In line with the guidance of the Yi, I am now watching heaven fall. So would those one to two million adversely affected and unfortunate US citizens who have no choice but to sleep out in the open, and living in misery. There would be much more suffering before the catastrophes and great panic finally ends.

If heaven does fall, what can be done by man on earth? Since Tao has already gone into recess all under heaven, even the ShenXian (Daoist deities and immortals) can do nothing much.

And how can heaven actually help, when it is about to fall?

4 comments:

Anonymous said...

Hi Allan,

Irving here, I’m 28 this year and have been following your blog for some time. I’ve been divining with the Yijing for about 3-4 years. I once posted way back regarding the democratic nominee for the presidential elections.

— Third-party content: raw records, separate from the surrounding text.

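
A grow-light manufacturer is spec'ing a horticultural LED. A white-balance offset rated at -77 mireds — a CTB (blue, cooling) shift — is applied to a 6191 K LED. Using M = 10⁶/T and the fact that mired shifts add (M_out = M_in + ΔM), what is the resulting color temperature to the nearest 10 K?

11830 K

M_in = 10⁶/6191 = 161.52 mireds.
M_out = 161.52 + (-77) = 84.52 mireds.
T_out = 10⁶/84.52 = 11830.8 K → 11830 K.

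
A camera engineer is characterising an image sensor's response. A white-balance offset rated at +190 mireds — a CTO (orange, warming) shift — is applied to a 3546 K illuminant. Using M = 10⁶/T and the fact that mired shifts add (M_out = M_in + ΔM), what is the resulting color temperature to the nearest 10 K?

2120 K

M_in = 10⁶/3546 = 282.01 mireds.
M_out = 282.01 + (+190) = 472.01 mireds.
T_out = 10⁶/472.01 = 2118.6 K → 2120 K.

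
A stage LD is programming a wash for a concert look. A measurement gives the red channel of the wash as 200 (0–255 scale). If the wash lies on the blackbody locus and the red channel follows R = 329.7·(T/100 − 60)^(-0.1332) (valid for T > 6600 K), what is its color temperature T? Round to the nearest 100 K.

10300 K

(t − 60)^(-0.1332) = 200/329.7 = 0.60661.
t − 60 = 0.60661^(1/-0.1332) = 0.60661^(-7.508) = 42.638, so t = 102.638.
T = 100·t = 10264 K → 10300 K to the nearest 100 K.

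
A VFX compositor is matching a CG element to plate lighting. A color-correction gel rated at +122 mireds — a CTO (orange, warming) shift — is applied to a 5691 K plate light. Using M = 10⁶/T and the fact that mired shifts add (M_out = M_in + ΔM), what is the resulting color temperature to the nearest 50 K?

3350 K

M_in = 10⁶/5691 = 175.72 mireds.
M_out = 175.72 + (+122) = 297.72 mireds.
T_out = 10⁶/297.72 = 3358.9 K → 3350 K.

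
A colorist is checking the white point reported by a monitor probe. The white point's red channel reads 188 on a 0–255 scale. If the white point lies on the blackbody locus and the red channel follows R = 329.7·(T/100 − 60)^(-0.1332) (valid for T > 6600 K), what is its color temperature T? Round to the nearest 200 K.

(t − 60)^(-0.1332) = 188/329.7 = 0.57022.
t − 60 = 0.57022^(1/-0.1332) = 0.57022^(-7.508) = 67.848, so t = 127.848.
T = 100·t = 12785 K → 12800 K to the nearest 200 K.

12800 K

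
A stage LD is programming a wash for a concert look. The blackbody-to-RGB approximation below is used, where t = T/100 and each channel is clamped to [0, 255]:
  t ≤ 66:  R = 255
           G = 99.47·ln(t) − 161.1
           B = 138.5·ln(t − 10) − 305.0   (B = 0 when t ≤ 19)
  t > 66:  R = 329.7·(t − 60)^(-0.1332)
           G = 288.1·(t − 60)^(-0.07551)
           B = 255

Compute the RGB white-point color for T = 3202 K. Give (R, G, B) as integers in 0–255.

t = 3202/100 = 32.02; the t ≤ 66 branch applies.
R = 255 by definition for t ≤ 66.
G = 99.47·ln 32.02 − 161.1 = 99.47·3.4664 − 161.1 = 183.699.
B = 138.5·ln(32.02 − 10) − 305.0 = 138.5·ln 22.02 − 305.0 = 138.5·3.0920 − 305.0 = 123.235.
Rounded: (255, 184, 123).

(255, 184, 123)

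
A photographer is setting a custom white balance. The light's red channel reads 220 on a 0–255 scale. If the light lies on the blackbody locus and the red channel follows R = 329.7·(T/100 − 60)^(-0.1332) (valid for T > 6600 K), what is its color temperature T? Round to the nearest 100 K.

8100 K

(t − 60)^(-0.1332) = 220/329.7 = 0.66727.
t − 60 = 0.66727^(1/-0.1332) = 0.66727^(-7.508) = 20.847, so t = 80.847.
T = 100·t = 8085 K → 8100 K to the nearest 100 K.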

Normally I would have been content to just sit back and absorb whatever wisdom I can from your blog with my limited understanding. I have always wanted to expand my experience with the Yijing beyond the forecast I make about everyday affairs. In particular about the financial markets, but I was never exactly sure how to go about it.

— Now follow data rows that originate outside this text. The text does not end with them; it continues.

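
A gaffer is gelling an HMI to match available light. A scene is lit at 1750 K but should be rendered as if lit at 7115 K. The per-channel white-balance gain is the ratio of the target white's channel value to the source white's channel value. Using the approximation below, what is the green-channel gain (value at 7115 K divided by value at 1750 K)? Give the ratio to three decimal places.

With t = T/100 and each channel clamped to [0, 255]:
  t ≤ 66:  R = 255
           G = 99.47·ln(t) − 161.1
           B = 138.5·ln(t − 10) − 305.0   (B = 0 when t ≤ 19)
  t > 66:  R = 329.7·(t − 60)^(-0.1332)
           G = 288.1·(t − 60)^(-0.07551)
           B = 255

1.943

At 1750 K (t = 17.5):
  G = 99.47·ln 17.5 − 161.1 = 99.47·2.8622 − 161.1 = 123.603.
At 7115 K (t = 71.15):
  G = 288.1·(71.15 − 60)^(-0.07551) = 288.1·11.15^(-0.07551) = 288.1·0.83353 = 240.139.
Gain = 240.139 / 123.603 = 1.9428 → 1.943.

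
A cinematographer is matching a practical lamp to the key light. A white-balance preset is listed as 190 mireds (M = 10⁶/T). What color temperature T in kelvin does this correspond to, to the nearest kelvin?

T = 10⁶ / 190 = 5263.16 K → 5263 K.

5263 K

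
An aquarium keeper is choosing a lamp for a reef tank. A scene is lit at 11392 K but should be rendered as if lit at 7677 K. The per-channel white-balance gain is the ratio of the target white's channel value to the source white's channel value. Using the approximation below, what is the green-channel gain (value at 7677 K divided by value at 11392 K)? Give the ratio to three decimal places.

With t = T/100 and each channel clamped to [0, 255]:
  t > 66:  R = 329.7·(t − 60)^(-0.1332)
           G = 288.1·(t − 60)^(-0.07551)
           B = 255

At 11392 K (t = 113.92):
  G = 288.1·(113.92 − 60)^(-0.07551) = 288.1·53.92^(-0.07551) = 288.1·0.74001 = 213.196.
At 7677 K (t = 76.77):
  G = 288.1·(76.77 − 60)^(-0.07551) = 288.1·16.77^(-0.07551) = 288.1·0.80823 = 232.851.
Gain = 232.851 / 213.196 = 1.0922 → 1.092.

1.092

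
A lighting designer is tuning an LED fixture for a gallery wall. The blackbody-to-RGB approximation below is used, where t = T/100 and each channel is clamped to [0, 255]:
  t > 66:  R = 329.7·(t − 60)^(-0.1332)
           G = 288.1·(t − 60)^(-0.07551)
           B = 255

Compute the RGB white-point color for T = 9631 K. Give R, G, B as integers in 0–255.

t = 9631/100 = 96.31; the t > 66 branch applies.
R = 329.7·(96.31 − 60)^(-0.1332) = 329.7·36.31^(-0.1332) = 329.7·0.61973 = 204.326.
G = 288.1·(96.31 − 60)^(-0.07551) = 288.1·36.31^(-0.07551) = 288.1·0.76243 = 219.657.
B = 255 by definition for t > 66.
Rounded: (204, 220, 255).

R=204, G=220, B=255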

Now due to the financial crisis that is happening, I realize that I cannot be complacent or narrow in my scope and study of the Yijing, neither can I put off learning how to apply it to the financial markets or events around the world as my ability to interpret the readings accurately will only come through personal experience and this could take a lifetime.

Anyway there are a few questions I hope you would enlighten me on.

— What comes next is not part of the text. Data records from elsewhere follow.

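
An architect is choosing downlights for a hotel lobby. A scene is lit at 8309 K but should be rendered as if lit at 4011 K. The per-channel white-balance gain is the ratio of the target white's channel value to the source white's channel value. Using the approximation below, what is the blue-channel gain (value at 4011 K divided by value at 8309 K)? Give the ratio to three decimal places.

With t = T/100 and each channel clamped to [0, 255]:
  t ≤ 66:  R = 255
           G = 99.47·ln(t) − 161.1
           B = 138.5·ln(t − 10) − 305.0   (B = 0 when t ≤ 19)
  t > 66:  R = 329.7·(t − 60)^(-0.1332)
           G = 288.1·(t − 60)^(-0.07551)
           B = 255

At 8309 K (t = 83.09):
  B = 255 by definition for t > 66.
At 4011 K (t = 40.11):
  B = 138.5·ln(40.11 − 10) − 305.0 = 138.5·ln 30.11 − 305.0 = 138.5·3.4049 − 305.0 = 166.573.
Gain = 166.573 / 255.000 = 0.6532 → 0.653.

0.653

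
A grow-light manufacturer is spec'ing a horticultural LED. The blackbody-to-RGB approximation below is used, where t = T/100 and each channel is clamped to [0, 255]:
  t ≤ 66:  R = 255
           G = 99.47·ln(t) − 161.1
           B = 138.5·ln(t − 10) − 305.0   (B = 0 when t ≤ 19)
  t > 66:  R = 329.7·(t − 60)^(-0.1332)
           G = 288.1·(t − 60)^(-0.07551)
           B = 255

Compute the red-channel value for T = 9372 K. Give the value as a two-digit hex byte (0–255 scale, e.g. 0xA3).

0xCE

t = 9372/100 = 93.72; the t > 66 branch applies.
R = 329.7·(93.72 − 60)^(-0.1332) = 329.7·33.72^(-0.1332) = 329.7·0.62587 = 206.350.
Rounded: 206; in hex, 0xCE.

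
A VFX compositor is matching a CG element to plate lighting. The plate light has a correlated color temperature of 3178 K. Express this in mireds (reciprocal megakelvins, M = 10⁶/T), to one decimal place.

M = 10⁶ / 3178 = 314.663 → 314.7 mireds.

314.7 mireds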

Firstly what is this Yi chart that you mention from time to time? Where and how do you get it or how do you create a Yi chart for the year? What are the questions asked?

Secondly, how do you frame your questions regarding decision making in shares? I generally ask questions along the lines of “What lies ahead for me if I do X” in my divinations. Do you ask what happens if you invest in Share A or Share B and then make your decisions based on what is more favourable? Is there a better or more efficient way of framing my questions which my limited experience has failed to detect?

Also you mentioned about 2 posts back that September is the month when the financial tsunami of sorts will hit. I understand that you forecast with Annual Hexagrams according to the Chinese calendar, but do you forecast generally for the year ahead or more specifically with regards to your financial situation or both? Do forecast the monthly financial situation as well? If so do you forecast in general about the financial markets around the world, or the US markets or the KLSE or all of them individually?

If the reply is too long or if it would be more appropriate to email me your response, please feel free to do so at irving.ng@hotmail.com. I would greatly appreciate whatever guidance you can give me in my lifelong quest to improve my understanding of the Yijing so that I too may guide those close to me in what small way I can. Thank you very much in advance.

Sincerely,
Irving

Anonymous said...

Great but it's not 'England' it's the UK or the United Kingdom, or the full title United Kingdom of Great Britain and Northern Ireland (Note: no mention of 'England')

Allan said...

Irving,

Divination on investments is not that simple and easy, there are many intricate things involved if you reread my previous entries on investments and stock markets.

If you are not an accountant or a finance man, it may not be advisable to delve too much into such divinations. You and/or your future clients can get burned.

Studying the Yi requires a lot of patience and pondering. Spend time reading those right books that I have suggested for all Yi aficionados, which can bring clarity to the student.

You may have heard of the late Hong Chuan, the founder of Bright Hill Buddhist temple in Singapore. I understand that he knew something about the Book of Changes and had advised Mr. Lee Kuan Yew and some leaders of neighboring countries on several occasions.

I also understand that since his death, his disciples started to teach Yi studies in the temple. Probably you can learn something more about the Yi there.

Regards

Anonymous said...

Hi Allan,

Thanks a lot for your pointers. I shall reread your previous entries and the books you've suggested then.